Untuk mendukung uraian di atas, Imam Ahmad Shihab al-Din bin Salamah al-Qalyubi dalam karyanya ”al-Nawadir” (halaman 17) pada hikayah ke-25 menceritakan betapa sekelompok pencuri (al-lusus) yang sudah merajai sejumlah wilayah pada akhirnya bertobat. Hati mereka terketuk dan menjadi sadar akan masa lalu mereka yang kelam setelah kedapatan menyaksikan langsung di hadapan mata kepala mereka sendiri, bahwa anak dari keluarga yang mereka singgahi untuk bermalam, saat itu dalam kondisi lumpuh.
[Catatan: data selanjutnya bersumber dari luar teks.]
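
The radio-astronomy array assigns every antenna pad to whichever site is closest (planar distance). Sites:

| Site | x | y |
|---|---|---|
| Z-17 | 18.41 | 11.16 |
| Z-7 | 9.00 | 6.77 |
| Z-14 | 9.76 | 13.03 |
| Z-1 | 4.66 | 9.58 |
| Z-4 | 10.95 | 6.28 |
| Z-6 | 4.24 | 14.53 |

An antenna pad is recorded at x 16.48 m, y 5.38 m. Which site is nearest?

Squared distances to each site:
Z-17: 37.133; Z-7: 57.883; Z-14: 103.681; Z-1: 157.352; Z-4: 31.391; Z-6: 233.540.
Minimum at Z-4.

Z-4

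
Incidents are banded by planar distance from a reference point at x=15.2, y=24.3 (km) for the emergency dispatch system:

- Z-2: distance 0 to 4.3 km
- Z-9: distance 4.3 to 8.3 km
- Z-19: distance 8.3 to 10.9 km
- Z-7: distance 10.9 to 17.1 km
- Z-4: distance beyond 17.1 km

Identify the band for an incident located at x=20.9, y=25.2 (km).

Z-9

Distance = √((20.9−15.2)² + (25.2−24.3)²) = √(32.490 + 0.810) = 5.771 km.
4.3 ≤ 5.771 < 8.3 → Z-9.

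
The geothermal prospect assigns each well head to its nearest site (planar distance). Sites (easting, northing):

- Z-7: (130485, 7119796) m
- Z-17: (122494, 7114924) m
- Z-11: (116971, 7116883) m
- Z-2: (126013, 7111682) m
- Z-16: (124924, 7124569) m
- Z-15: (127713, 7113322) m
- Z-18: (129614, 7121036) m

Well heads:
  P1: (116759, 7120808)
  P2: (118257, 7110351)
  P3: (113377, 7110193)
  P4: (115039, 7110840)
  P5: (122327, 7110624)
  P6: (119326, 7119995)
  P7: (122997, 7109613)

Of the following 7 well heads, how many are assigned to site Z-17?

P1 → Z-11
P2 → Z-17
P3 → Z-11
P4 → Z-11
P5 → Z-2
P6 → Z-11
P7 → Z-2
1 of the 7 goes to Z-17.

1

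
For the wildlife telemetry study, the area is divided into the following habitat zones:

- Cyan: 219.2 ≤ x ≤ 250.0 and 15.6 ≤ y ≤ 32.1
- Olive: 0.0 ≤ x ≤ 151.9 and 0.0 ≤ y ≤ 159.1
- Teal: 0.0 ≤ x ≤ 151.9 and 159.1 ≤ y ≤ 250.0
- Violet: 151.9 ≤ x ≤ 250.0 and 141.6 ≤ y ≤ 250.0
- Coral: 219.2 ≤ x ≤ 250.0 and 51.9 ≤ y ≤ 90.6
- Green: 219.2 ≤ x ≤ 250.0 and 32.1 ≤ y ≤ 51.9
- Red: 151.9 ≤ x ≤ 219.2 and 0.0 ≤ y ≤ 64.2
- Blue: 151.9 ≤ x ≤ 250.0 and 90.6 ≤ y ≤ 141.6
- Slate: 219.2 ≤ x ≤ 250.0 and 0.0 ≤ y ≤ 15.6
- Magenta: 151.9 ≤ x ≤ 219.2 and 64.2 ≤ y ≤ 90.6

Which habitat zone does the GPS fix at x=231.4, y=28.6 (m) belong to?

The point has x = 231.4 and y = 28.6.
Only Cyan satisfies 219.2 ≤ x ≤ 250.0 and 15.6 ≤ y ≤ 32.1.

Cyan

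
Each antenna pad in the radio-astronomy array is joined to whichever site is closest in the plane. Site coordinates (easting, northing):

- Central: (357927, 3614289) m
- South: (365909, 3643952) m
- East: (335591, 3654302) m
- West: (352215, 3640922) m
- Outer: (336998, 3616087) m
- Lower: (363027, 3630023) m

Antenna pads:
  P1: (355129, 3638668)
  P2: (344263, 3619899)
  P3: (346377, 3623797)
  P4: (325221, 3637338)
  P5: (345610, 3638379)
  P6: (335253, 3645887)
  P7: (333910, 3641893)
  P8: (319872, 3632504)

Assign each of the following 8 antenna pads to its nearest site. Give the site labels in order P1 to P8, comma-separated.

West, Outer, Outer, East, West, East, East, Outer

P1 → West (d²=13571912.00)
P2 → Outer (d²=67311569.00)
P3 → Outer (d²=147409741.00)
P4 → East (d²=395314196.00)
P5 → West (d²=50092874.00)
P6 → East (d²=70926469.00)
P7 → East (d²=156809042.00)
P8 → Outer (d²=562817765.00)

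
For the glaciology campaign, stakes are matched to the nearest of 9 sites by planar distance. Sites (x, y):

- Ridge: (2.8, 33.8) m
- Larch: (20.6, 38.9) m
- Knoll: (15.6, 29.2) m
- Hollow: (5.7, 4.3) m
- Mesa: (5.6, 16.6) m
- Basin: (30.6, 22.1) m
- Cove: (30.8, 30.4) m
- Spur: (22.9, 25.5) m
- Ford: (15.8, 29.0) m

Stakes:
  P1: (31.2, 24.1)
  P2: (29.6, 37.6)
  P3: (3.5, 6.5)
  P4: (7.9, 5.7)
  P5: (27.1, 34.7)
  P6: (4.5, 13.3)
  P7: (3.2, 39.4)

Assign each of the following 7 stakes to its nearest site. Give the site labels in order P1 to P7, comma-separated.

Basin, Cove, Hollow, Hollow, Cove, Mesa, Ridge

P1 → Basin (d²=4.36)
P2 → Cove (d²=53.28)
P3 → Hollow (d²=9.68)
P4 → Hollow (d²=6.80)
P5 → Cove (d²=32.18)
P6 → Mesa (d²=12.10)
P7 → Ridge (d²=31.52)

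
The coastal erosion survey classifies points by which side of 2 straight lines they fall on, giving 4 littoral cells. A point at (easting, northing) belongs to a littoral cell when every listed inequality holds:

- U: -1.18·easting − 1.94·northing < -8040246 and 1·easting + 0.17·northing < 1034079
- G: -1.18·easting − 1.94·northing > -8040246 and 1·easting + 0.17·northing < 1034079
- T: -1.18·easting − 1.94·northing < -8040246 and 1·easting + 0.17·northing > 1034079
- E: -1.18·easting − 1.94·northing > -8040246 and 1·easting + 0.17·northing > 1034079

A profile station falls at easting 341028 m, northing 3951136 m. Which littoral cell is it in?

U

-1.18·341028 − 1.94·3951136 = -8067616.880, which is < -8040246
1·341028 + 0.17·3951136 = 1012721.120, which is < 1034079
This sign pattern matches U.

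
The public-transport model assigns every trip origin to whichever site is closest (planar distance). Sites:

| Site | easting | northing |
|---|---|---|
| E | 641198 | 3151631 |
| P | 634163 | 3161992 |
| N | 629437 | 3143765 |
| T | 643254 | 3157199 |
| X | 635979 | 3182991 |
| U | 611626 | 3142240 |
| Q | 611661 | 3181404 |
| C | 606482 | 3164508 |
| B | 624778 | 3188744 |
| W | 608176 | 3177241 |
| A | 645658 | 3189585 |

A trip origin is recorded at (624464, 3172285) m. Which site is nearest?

Squared distances to each site:
E: 706614472.000; P: 200016450.000; N: 838121129.000; T: 580651496.000; X: 247213661.000; U: 1067516269.000; Q: 247072970.000; C: 383834053.000; B: 270997277.000; W: 289860880.000; A: 748475636.000.
Minimum at P.

P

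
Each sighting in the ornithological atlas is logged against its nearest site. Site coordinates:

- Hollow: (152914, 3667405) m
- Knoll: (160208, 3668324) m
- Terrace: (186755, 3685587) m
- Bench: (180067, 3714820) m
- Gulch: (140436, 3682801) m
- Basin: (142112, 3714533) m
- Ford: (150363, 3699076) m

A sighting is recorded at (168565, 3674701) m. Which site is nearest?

Knoll

Squared distances to each site:
Hollow: 298185417.000; Knoll: 110505578.000; Terrace: 449381096.000; Bench: 1741830165.000; Gulch: 856850641.000; Basin: 2286349433.000; Ford: 925453429.000.
Minimum at Knoll.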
Namun di kesempatan lain, sekelompok penyamun itu menyaksikan sang anak sembuh total dari penyakit lumpuhnya. Mereka penasaran untuk bertanya perihal kesembuhan sang anak. Akhirnya mereka mendapat jawaban, sang anak sembuh karena mendapatkan suatu keberkahan setelah meminum air sisa mereka saat bertamu. Di akhir cerita, Imam al-Qalyubi menulis kelanjutan para pencuri itu setelah bertobat, mereka berbalik 180 derajat, menjadi sekelompok pejuang agama (jumlat al-ghuzat wa al-mujahidin) sampai meninggalnya.
Sebaliknya, seorang orientalis dan guru besar perempuan, pakar sufi berkebangsaan Jerman, Annemarie Schimmel, mengajar di Harvard University dan beberapa kampus ternama dunia, telah menghafal al-Qur’an dan sejumlah kitab-kitab otoritatif dalam ilmu-ilmu keislaman. Di antaranya kitab Ihya’ Ulumuddin karya Imam al-Ghazali, telah ia hafal lafzan wa ma’nan.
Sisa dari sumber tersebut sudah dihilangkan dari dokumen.